Pour le head of digital de l’agence Rosbeef!, les marques ont plusieurs avantages à investir dans le monde du jeu vidéo : “un public captif, qui déserte les autres médias, un secteur peu préempté par les concurrents, avec des opportunités créatives illimitées”. “Hélas le marché publicitaire et les annonceurs restent étonnamment sur leurs préjugés” explique Xavier Delelis-Fanien à Siècle Digital, tandis que l’industrie atteint des records, avec plus de 120 milliards de dollars de chiffre d’affaires en 2019.

Face à un marché de plus en plus dynamique, les annonceurs doivent alors adapter leurs stratégies, et sortir de leurs méthodes classiques de publicité : “cela ne sert à rien de diffuser son spot télévisé auprès de cette cible” insiste Xavier Delelis-Fanien. Surtout qu’avec l’essor de la plateforme de streaming Twitch, le secteur a ses propres influenceurs, parfois assez critiques des marques. “Clairement, le jeu vidéo représente un passe temps qui vient largement empiéter sur les temps passés sur les autres médias. Non seulement on joue (beaucoup) au jeu vidéo, mais on les regarde aussi beaucoup” ajoute-t-il.

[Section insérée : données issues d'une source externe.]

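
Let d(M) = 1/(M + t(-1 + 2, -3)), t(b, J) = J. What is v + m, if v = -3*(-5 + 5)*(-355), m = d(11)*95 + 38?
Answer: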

Mais au-delà du marketing, qu’en pensent les joueurs ? En 2008, une étude du bureau Nielsen pour l’agence IGA Worldwide estimait que 82% des joueurs réagissaient positivement à la publicité au sein des jeux. En 2018, une étude de l’Ifop affirmait que les achats intégrés dans les jeux avaient convaincu 20% des français… Une tendance qui placerait l’industrie vidéoludique comme un nouveau secteur prometteur pour la publicité. Pour résumer, selon Xavier Delelis-Fanien, “nous avons donc un secteur, créant ses propres médias de diffusion et même ses propres événements sportifs rassemblant des millions de spectateurs au niveau mondial. Il est grand temps que les marques s’y intéressent”.